Все это красочно проявилось в знаменитой, представленной как экспрессивное, чувственно-конкретное театральное действо сцене выбора (т. е. «понимания») князем Владимиром наиболее подходящей для Руси веры.
Выбор этот фактически уже заранее обусловлен прочно воспринятыми политическими лидерами базовыми христианскими нормами и предпочтениями154, сравнительно твердым курсом государства на сближение в первую очередь с Европой, а не с мусульманским Востоком. Но тем не менее он подан как плод бурной динамики пробуждения высоких эстетических и моральных ценностей погрязшего и в плотских грехах, и в мировоззренческих заблуждениях индивидуального реципиента (отчетливо символизирующего, однако, тогдашний образ Homo naturali's) в ходе его ознакомления с «ложными» и «истинной» религиями.
Этот спектакль можно проинтерпретировать прежде всего как такой диалог, в результате которого «понимающая личность» (Владимир – и, следовательно, языческая Русь) благодаря встрече с другими «Я» (представителями трех монотеистических религий – иудаизма, ислама, христианства) изменяется и по-новому определяет себя155. Имея уже твердый «канон смыслообразования» (понятие, фиксирующее для каждой культуры базис «несомненности»), из которого исходят любые реконструкции смыслов156, эта личность становится в оппозицию всем прочим (нехристианским)157, ей предлагаемым. Последние же обрисованы как нечто безобразное, вызывающее в первую очередь физиологическое отвращение не только у идеального христианина, но и у любого более или менее цивилизованного человека. Поэтому в анализируемом тексте радикальная дискредитация ислама достигается в первую очередь изобразительными средствами «тварного», жизненно-животного реализма, сильно выраженного, не останавливающегося перед кричащим эффектом и до конца использующего резкий диссонанс»158.

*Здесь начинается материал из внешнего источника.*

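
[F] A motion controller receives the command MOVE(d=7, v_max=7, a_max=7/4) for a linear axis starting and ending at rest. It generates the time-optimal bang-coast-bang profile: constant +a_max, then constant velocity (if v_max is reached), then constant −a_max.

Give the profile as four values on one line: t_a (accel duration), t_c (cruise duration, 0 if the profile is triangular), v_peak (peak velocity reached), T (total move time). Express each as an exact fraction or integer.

t_a=2 t_c=0 v_peak=7/2 T=4

vₘ²/aₘ = 7²/(7/4) = 28
7 < 28 ⇒ no cruise
v_peak = √(7·7/4) = √(49/4) = 7/2
t_a = (7/2)/(7/4) = 2; t_c = 0
T = 2·2 = 4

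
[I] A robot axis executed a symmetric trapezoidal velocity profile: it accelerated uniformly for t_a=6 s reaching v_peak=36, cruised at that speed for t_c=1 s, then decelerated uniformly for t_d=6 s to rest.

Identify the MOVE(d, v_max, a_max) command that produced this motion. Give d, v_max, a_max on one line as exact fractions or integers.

a_max = 36/6 = 6
d_a = ½·36·6 = 108; d_c = 36·1 = 36
d = 2·108 + 36 = 252
t_c = 1 > 0 so v_max = 36

d=252 v_max=36 a_max=6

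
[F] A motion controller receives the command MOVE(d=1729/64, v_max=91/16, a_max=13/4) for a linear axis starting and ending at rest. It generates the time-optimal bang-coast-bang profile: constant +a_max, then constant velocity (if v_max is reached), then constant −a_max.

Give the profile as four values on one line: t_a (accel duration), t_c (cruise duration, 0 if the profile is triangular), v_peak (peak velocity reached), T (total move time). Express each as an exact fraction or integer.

v_max²/a_max = (91/16)²/(13/4) = 637/64
1729/64 ≥ 637/64 → trapezoidal
t_a = (91/16)/(13/4) = 7/4; v_peak = 91/16
d_cruise = 1729/64 − 637/64 = 273/16; t_c = (273/16)/(91/16) = 3
T = 2·7/4 + 3 = 13/2

t_a=7/4 t_c=3 v_peak=91/16 T=13/2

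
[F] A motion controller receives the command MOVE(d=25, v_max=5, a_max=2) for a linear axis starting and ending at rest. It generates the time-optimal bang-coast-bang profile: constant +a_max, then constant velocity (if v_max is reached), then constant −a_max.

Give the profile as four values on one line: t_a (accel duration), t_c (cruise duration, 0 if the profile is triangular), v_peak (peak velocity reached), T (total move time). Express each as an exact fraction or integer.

vₘ²/aₘ = 5²/2 = 25/2
25 ≥ 25/2 → trapezoidal
t_a = 5/2; v_peak = 5
d_cruise = 25 − 25/2 = 25/2; t_c = (25/2)/5 = 5/2
T = 2·5/2 + 5/2 = 15/2

t_a=5/2 t_c=5/2 v_peak=5 T=15/2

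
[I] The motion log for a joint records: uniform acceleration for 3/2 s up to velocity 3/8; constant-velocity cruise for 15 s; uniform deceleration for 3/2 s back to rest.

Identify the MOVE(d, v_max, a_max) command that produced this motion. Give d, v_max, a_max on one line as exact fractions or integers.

a_max = (3/8)/(3/2) = 1/4
d_a = ½·3/8·3/2 = 9/32; d_c = 3/8·15 = 45/8
d = 2·9/32 + 45/8 = 99/16
t_c = 15 > 0 → v_max = v_peak = 3/8

d=99/16 v_max=3/8 a_max=1/4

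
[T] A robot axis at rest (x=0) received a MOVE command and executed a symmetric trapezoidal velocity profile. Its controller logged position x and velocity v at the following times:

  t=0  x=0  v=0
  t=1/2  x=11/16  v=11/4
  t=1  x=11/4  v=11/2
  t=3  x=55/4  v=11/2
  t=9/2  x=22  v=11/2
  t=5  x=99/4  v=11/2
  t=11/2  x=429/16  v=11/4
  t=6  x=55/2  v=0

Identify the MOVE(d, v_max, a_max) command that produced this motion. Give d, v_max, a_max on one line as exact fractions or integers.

final state: t=6, x=55/2, v=0 → d = 55/2
a_max = (11/4−0)/(1/2−0) = 11/2
max v = 11/2 over t∈[1,5] → v_max = 11/2
check: 11/2·(1+4) = 55/2 ✓

d=55/2 v_max=11/2 a_max=11/2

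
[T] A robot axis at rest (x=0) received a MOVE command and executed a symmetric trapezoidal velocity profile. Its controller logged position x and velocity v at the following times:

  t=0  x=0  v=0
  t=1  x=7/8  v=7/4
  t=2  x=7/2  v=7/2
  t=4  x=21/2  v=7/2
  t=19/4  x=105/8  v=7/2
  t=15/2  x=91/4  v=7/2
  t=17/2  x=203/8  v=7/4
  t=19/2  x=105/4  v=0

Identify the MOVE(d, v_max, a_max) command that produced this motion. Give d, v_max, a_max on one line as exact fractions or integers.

final state: t=19/2, x=105/4, v=0 → d = 105/4
a_max = (7/4−0)/(1−0) = 7/4
max v = 7/2 over t∈[2,15/2] → v_max = 7/2
check: 7/2·(2+11/2) = 105/4 ✓

d=105/4 v_max=7/2 a_max=7/4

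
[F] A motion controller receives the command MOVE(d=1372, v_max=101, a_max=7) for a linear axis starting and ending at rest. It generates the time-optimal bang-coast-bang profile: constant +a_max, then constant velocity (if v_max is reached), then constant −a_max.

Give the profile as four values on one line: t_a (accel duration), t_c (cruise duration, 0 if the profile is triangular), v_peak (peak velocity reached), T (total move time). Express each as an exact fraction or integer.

(v_max)²/a_max = 101²/7 = 10201/7
1372 < 10201/7 ⇒ no cruise
v_peak = √(1372·7) = √9604 = 98
t_a = 98/7 = 14; t_c = 0
T = 2·14 = 28

t_a=14 t_c=0 v_peak=98 T=28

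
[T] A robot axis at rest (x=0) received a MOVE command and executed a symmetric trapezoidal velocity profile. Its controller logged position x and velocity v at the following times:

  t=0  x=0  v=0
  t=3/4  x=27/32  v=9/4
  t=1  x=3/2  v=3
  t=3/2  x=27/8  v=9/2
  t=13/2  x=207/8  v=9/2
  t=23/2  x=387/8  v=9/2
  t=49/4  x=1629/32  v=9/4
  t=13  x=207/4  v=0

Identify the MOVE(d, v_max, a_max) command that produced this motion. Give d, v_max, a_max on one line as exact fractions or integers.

d=207/4 v_max=9/2 a_max=3

final state: t=13, x=207/4, v=0 → d = 207/4
a_max = (9/4−0)/(3/4−0) = 3
max v = 9/2 over t∈[3/2,23/2] → v_max = 9/2
check: 9/2·(3/2+10) = 207/4 ✓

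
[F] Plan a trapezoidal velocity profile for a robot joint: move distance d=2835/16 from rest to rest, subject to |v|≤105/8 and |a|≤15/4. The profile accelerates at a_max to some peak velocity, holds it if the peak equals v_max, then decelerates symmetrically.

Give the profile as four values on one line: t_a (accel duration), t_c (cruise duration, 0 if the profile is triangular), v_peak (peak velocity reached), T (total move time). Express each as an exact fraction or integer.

t_a=7/2 t_c=10 v_peak=105/8 T=17

vₘ²/aₘ = (105/8)²/(15/4) = 735/16
2835/16 ≥ 735/16 so v_max reached
t_a = (105/8)/(15/4) = 7/2; v_peak = 105/8
d_cruise = 2835/16 − 735/16 = 525/4; t_c = (525/4)/(105/8) = 10
T = 2·7/2 + 10 = 17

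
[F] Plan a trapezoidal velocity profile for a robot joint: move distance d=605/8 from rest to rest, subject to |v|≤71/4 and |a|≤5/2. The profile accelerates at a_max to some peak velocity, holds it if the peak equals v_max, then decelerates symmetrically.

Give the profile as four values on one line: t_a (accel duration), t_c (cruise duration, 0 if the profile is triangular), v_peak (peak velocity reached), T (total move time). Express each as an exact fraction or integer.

t_a=11/2 t_c=0 v_peak=55/4 T=11

(v_max)²/a_max = (71/4)²/(5/2) = 5041/40
605/8 < 5041/40 ⇒ no cruise
v_peak = √(605/8·5/2) = √(3025/16) = 55/4
t_a = (55/4)/(5/2) = 11/2; t_c = 0
T = 2·11/2 = 11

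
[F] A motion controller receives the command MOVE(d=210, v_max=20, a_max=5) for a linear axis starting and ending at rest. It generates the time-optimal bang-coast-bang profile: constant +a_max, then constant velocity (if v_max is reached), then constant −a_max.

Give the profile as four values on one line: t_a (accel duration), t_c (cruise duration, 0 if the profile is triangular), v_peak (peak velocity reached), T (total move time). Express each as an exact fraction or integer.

t_a=4 t_c=13/2 v_peak=20 T=29/2

vₘ²/aₘ = 20²/5 = 80
210 ≥ 80 ⇒ cruise phase
t_a = 20/5 = 4; v_peak = 20
d_cruise = 210 − 80 = 130; t_c = 130/20 = 13/2
T = 2·4 + 13/2 = 29/2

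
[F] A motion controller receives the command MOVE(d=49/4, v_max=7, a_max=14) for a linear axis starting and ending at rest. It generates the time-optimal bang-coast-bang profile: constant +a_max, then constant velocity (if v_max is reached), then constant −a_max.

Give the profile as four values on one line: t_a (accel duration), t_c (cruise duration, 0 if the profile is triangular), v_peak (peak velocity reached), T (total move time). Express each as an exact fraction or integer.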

На тесном пространстве соответствующего отрывка из «Повести временных лет» происходит трехкратная перемена. Сначала мусульмане («болгары магометанской веры»159) излагают Владимиру суть своего «закона», и делают это предельно тенденциозно но, акцентируя «похотливость» ислама – видимо, в надежде на то, что русский владыка, сам отменный женолюб, именно благодаря этому воспылает интересом к учению Магомета. Затем слово берет Философ (христианин) и обличает ислам. Наконец, следует итоговая речь князя, в которой он обосновывает свой выбор161 (притом так, что становится несомненным наличие у него довольно сложной, многогранной, разработанной системы не только моральных оценок, но и сознания, способного все оценивать в перспективе) в пользу христианства162.
Как бы ни прерывались эти события одно другим, их интегрирует в целое непрерывная линия живого движения мысли Владимира от низменного к возвышенному (если не замечать знаменитой санкции «русскому пьянству»). Но все это – без глубоких психологических и метафизических компонентов; проблемы сведены к антитезам, к грубовато-ясному противопоставлению столь же примитивно вылепленных Добра и Зла, Прекрасного и Уродливого.
В уста мусульман вложена следующая характеристика ислама163: «совершать обрезание, не есть свинины, не пить вина. Зато по смерти, говорит, можно творить блуд с женами. Даст Магомет164 каждому по семидесяти красивых жен, и изберет одну из них красивейшую, и возложит на нее красоту всех. Та и будет ему женой. Здесь же, говорит, следует невозбранно предаваться блуду. Если кто беден на этом свете, то и на том. И всякую другую ложь говорили, о которой и писать стыдно. Владимир же слушал их, так как и сам любил жен и всякий блуд, потому и слушал их всласть165. Но вот что было ему нелюбо: обрезание, воздержание от свиного мяса и от питья; и сказал он: «Руси есть веселие пить, не можем мы без того быть»166.